# What Do YOUR Fantails Eat?



## Scuiry (Jul 11, 2001)

I have four Fantails that are the most finicky eaters on the planet. They rival cats in picky taste. They will eat only small things - dove and quail mix; Harrison's pellets, and POWEDERED pigeon grit.

My vet insists they will eat racing mix and I should switch them over for better nutrition. They just pick out the small stuff and leave the rest behind. I've even seen them hunt and peck endlessly through the larger seeds searching for some small seeds. They ignore anything larger than safflower.

Is this common among Fantails?

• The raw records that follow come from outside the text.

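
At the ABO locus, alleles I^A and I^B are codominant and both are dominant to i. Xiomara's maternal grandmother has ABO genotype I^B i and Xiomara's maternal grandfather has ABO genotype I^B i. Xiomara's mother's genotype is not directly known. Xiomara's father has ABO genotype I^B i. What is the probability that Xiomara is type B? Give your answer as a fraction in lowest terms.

Xiomara's mother's ABO genotype from I^B i × I^B i: 1/4 I^B I^B, 1/2 I^B i, 1/4 i i.
Crossing each possibility with the father I^B i and summing P(type B): 1/4·1 + 1/2·3/4 + 1/4·1/2 = 3/4.

3/4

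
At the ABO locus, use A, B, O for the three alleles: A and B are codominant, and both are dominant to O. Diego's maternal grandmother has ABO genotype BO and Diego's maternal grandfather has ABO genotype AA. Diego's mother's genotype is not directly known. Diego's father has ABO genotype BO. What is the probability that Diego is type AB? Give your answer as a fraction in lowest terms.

1/4

Diego's mother's ABO genotype from BO × AA: 1/2 AB, 1/2 AO.
Crossing each possibility with the father BO and summing P(type AB): 1/2·1/4 + 1/2·1/4 = 1/4.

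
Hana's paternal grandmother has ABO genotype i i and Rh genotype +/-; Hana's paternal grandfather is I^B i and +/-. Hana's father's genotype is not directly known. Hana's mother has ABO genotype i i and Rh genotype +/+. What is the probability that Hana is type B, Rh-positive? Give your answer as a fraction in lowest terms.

Hana's father's ABO genotype from i i × I^B i: 1/2 I^B i, 1/2 i i.
Crossing each possibility with the mother i i and summing P(type B): 1/2·1/2 + 1/2·0 = 1/4.
Similarly for Rh via the father's Rh distribution: P(Rh+) = 1.
Independent loci: 1/4 × 1 = 1/4.

1/4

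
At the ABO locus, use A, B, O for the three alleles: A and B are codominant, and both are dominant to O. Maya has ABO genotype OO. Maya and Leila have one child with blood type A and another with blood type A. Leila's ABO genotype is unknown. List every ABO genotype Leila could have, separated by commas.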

What do YOUR Fantails eat?

d.


----------



## airforce#1 (Dec 13, 2001)

Security:
I had indian fantails about 15 yrs ago,but never had the problem you are having.

Iam not the most experience at this Question,but my best gues is they might be spoiled. I just would'nt feed them again untill they finish the left overs. just like my daughters they wont eat the vegetables if they can get somthing else to eat.

When they are hungry enough they will eat the larger food and after a while they will learn to realize it dose not work to hold out.

I hope this works for you I think its worth a try.


----------



## airforce#1 (Dec 13, 2001)

Scuiry: Sorry for Geting your name wrong it must be the Airforce back ground in me-
(Security)

Aim High AirForce!!!!!!!!


----------



## bigbird (Aug 19, 2000)

My flock will start with the good stuff, then when they get hungry they go for the not so good stuff. This is normal. Main thing is that they are getting enough and that they are healthy birds.
Regards,
Carl


----------



## Scuiry (Jul 11, 2001)

Hi Folks,

I read Airforce #1 and Big Bird's remarks and here are mine:

My birds go on a starvation diet, and lose weight unless they get EXACTLY what they like (their weight averages around 250 grams). I finally got one of my Fantail's weight back up on a heavy diet of Safflower and Harrison's.

All my pigeons are spoiled but these high society birds are stubborn. I did discover the other one likes Hemp but it's small like everything else they eat!

I was thinking of not feeding them for 24 hours and then putting the racing mix in their dish and see what happens. Does this sound cruel? I don't want to resort to cruelty.

d.



> Originally posted by bigbird:
> *My flock will start with the good stuff, then when they get hungry they go for the not so good stuff. This is normal. Main thing is that they are getting enough and that they are healthy birds.
> Regards,
> Carl*


----------